Employer Retirement Plan
In the investment world, it is important to remember if something sounds too good to be true, it probably is. One exception to this rule is if your employer offers to match contributions you make to your 401(k) or 403(b) plan. Every employer plan is different, but a typical matching situation is for every dollar you contribute, your employer will match 50% or 100% up to a certain limit.
As a general rule, if you have excess savings you should take full advantage of your employer match because it is a great way to jump start retirement savings and nowhere else can you receive a similar guaranteed return on your investment.
Expected Return on Investments
When you are trying to decide between making additional student loan payments or increasing retirement savings, you should compare the interest rate on your student loans to your expected rate of return on investments.

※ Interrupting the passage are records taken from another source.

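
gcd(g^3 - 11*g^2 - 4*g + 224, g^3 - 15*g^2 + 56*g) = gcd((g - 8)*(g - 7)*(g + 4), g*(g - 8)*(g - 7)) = g^2 - 15*g + 56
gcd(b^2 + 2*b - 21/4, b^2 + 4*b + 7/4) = b + 7/2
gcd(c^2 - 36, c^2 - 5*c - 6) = c - 6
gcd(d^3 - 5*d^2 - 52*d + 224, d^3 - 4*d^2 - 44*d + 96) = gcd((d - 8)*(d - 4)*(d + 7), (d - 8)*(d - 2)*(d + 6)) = d - 8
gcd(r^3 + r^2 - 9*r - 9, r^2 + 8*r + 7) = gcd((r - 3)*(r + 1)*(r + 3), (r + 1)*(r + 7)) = r + 1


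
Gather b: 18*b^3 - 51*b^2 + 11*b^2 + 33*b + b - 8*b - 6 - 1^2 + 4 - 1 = 18*b^3 - 40*b^2 + 26*b - 4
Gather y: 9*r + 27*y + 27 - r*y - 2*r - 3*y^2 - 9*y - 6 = 7*r - 3*y^2 + y*(18 - r) + 21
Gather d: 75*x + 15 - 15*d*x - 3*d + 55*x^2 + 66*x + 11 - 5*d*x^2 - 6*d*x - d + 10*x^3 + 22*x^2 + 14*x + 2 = d*(-5*x^2 - 21*x - 4) + 10*x^3 + 77*x^2 + 155*x + 28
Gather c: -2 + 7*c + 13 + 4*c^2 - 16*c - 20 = 4*c^2 - 9*c - 9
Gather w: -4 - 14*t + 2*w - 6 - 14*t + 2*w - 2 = -28*t + 4*w - 12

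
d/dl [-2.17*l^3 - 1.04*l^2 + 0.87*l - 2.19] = -6.51*l^2 - 2.08*l + 0.87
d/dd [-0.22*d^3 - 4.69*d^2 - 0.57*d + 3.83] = -0.66*d^2 - 9.38*d - 0.57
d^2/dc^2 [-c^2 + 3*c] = -2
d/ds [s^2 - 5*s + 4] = 2*s - 5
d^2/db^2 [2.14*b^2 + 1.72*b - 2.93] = 4.28000000000000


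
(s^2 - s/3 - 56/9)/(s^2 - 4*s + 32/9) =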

Think of your student loan payments as an investment. When you make additional payments, you are essentially earning a guaranteed return on your investment equal to the interest rate on the loan because you are reducing the amount of interest you will pay over the life of the loan. Unlike investments, there is no risk associated with paying down debt because the return on investment is guaranteed.
There is an up-front tax benefit associated with contributing to a 401(k) or 403(b) plan because it lowers your taxable income. Unlike deducting student loan interest, there is no income limitation on this tax deduction. Generally, the higher tax bracket you are in, the bigger up-front tax benefit you will receive.
There is also a potential tax benefit associated with making student loan payments but it comes with a few restrictions. When you pay your student loans, you may be eligible to deduct the interest portion of your payments (up to a limit of $2,500/year) which reduces your taxable income. However, in order to deduct student loan interest on your tax return, your income needs to be below a certain threshold (see IRS reference). From a tax standpoint, it is advantageous to start making student loan payments as soon as possible if your income is below the threshold.
The Bottom Line
There are many factors to consider when making a decision about how to allocate your savings between retirement savings and additional student loan payments. Some additional considerations are student loan forgiveness programs and changing your repayment plan. Because everybody’s financial situation is different, and many factors need to be taken into account, following generic advice is often not the best approach.
Before making significant financial decisions, you may want to consult with a Certified Financial Planner™. Similar to a lawyer, many fee-only financial planners work on an hourly basis and charge a flat hourly rate.